Según cuenta la tradición, el origen del ¡cácaro! se encuentra en Guadalajara. Hacia 1909 el cinematógrafo llevaba más de una década de haberse ganado el gusto de la gente. El fascinante invento de los hermanos Lumiére echó raíces en México y las principales ciudades del país contaban con varios locales que daban cabida al cinematógrafo. Las vistas –así se les llamaba a las secuencias que proyectaban– ya no causaban temor como al principio. Llegó a saberse de gente que, al ver un tren en la pantalla, salía corriendo despavorida.
José A. Castañeda era un popular empresario de cine. Tenía una sala de proyecciones conocida como Salón Azul en Guadalajara. Por entonces, las películas eran silentes, por lo que el público le gritaba a don Pepe para que se las explicara. Don José era muy ocurrente y hacía los efectos de sonido de las películas que proyectaba e inventaba los diálogos. A veces hasta había oportunidad de musicalizarlas muy precariamente en vivo. La gente se divertía mucho con las invenciones, bromas, y ocurrencias del dueño del Salón Azul.

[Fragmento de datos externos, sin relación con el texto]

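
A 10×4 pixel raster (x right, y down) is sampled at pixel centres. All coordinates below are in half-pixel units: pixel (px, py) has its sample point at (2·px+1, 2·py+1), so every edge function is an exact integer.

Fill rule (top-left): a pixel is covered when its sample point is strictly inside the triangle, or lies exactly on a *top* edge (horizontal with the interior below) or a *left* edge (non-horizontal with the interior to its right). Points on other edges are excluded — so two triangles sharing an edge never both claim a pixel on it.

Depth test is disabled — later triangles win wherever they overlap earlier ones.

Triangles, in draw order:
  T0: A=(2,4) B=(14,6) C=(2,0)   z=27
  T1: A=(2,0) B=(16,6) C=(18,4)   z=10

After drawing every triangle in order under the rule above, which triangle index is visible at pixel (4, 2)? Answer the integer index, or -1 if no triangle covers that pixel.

T0:
  2·area = 48  (B↔C swapped to make it positive)
  edge (2, 4)→(2, 0): d=(0,-4) top-left  bias=+0
  edge (2, 0)→(14, 6): d=(12,6) right/bottom  bias=-1
  edge (14, 6)→(2, 4): d=(-12,-2) top-left  bias=+0
    (1,0)@(3, 1): e=[4,6,38] → #
    (2,0)@(5, 1): e=[12,-6,42] → ·
    (1,1)@(3, 3): e=[4,30,14] → #
    (2,1)@(5, 3): e=[12,18,18] → #
    (3,1)@(7, 3): e=[20,6,22] → #
    (4,1)@(9, 3): e=[28,-6,26] → ·
    (1,2)@(3, 5): e=[4,54,-10] → ·
    (2,2)@(5, 5): e=[12,42,-6] → ·
    (3,2)@(7, 5): e=[20,30,-2] → ·
    (4,2)@(9, 5): e=[28,18,2] → #
    (5,2)@(11, 5): e=[36,6,6] → #
    (6,2)@(13, 5): e=[44,-6,10] → ·
  covered (6 px):
    · # · · · · · · · ·
    · # # # · · · · · ·
    · · · · # # · · · ·
    · · · · · · · · · ·
T1:
  2·area = 40  (B↔C swapped to make it positive)
  edge (2, 0)→(18, 4): d=(16,4) right/bottom  bias=-1
  edge (18, 4)→(16, 6): d=(-2,2) right/bottom  bias=-1
  edge (16, 6)→(2, 0): d=(-14,-6) top-left  bias=+0
    (2,0)@(5, 1): e=[4,32,4] → #
    (3,0)@(7, 1): e=[-4,28,16] → ·
    (2,1)@(5, 3): e=[36,28,-24] → ·
    (4,1)@(9, 3): e=[20,20,0] → #  [on edge]
    (5,1)@(11, 3): e=[12,16,12] → #
    (6,1)@(13, 3): e=[4,12,24] → #
    (7,1)@(15, 3): e=[-4,8,36] → ·
    (9,1)@(19, 3): e=[-20,0,60] → ·  [on edge]
    (4,2)@(9, 5): e=[52,16,-28] → ·
    (5,2)@(11, 5): e=[44,12,-16] → ·
    (6,2)@(13, 5): e=[36,8,-4] → ·
    (7,2)@(15, 5): e=[28,4,8] → #
    (8,2)@(17, 5): e=[20,0,20] → ·  [on edge]
    (7,3)@(15, 7): e=[60,0,-20] → ·  [on edge]
  covered (5 px):
    · · # · · · · · · ·
    · · · · # # # · · ·
    · · · · · · · # · ·
    · · · · · · · · · ·

Z-buffer (winner per pixel, '.' = empty):
  . 0 1 . . . . . . .
  . 0 0 0 1 1 1 . . .
  . . . . 0 0 . 1 . .
  . . . . . . . . . .

Final: 0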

Para 1911 este empresario instaló en dicha ciudad la carpa Cosmopolita y contrató a Rafael González para encargarse de la proyección de las películas. Todo el mundo lo conocía, no por el gusto que ponía en su trabajo, o la admiración que le provocaba el cine, sino porque de joven había sido atacado por la viruela y su rostro mostraba las huellas de la enfermedad: estaba cacarizo.
Le decían el “Cácaro”, y cuando había algún problema con la proyección, don José gritaba: ¡Cácaro, Cácaro! Era tan pintoresco el personaje, que a veces se quedaba dormido durante la proyección y no cambiaba el rollo de la película. Con el tiempo el grito se convirtió en parte del ambiente cinematográfico y llegó para quedarse.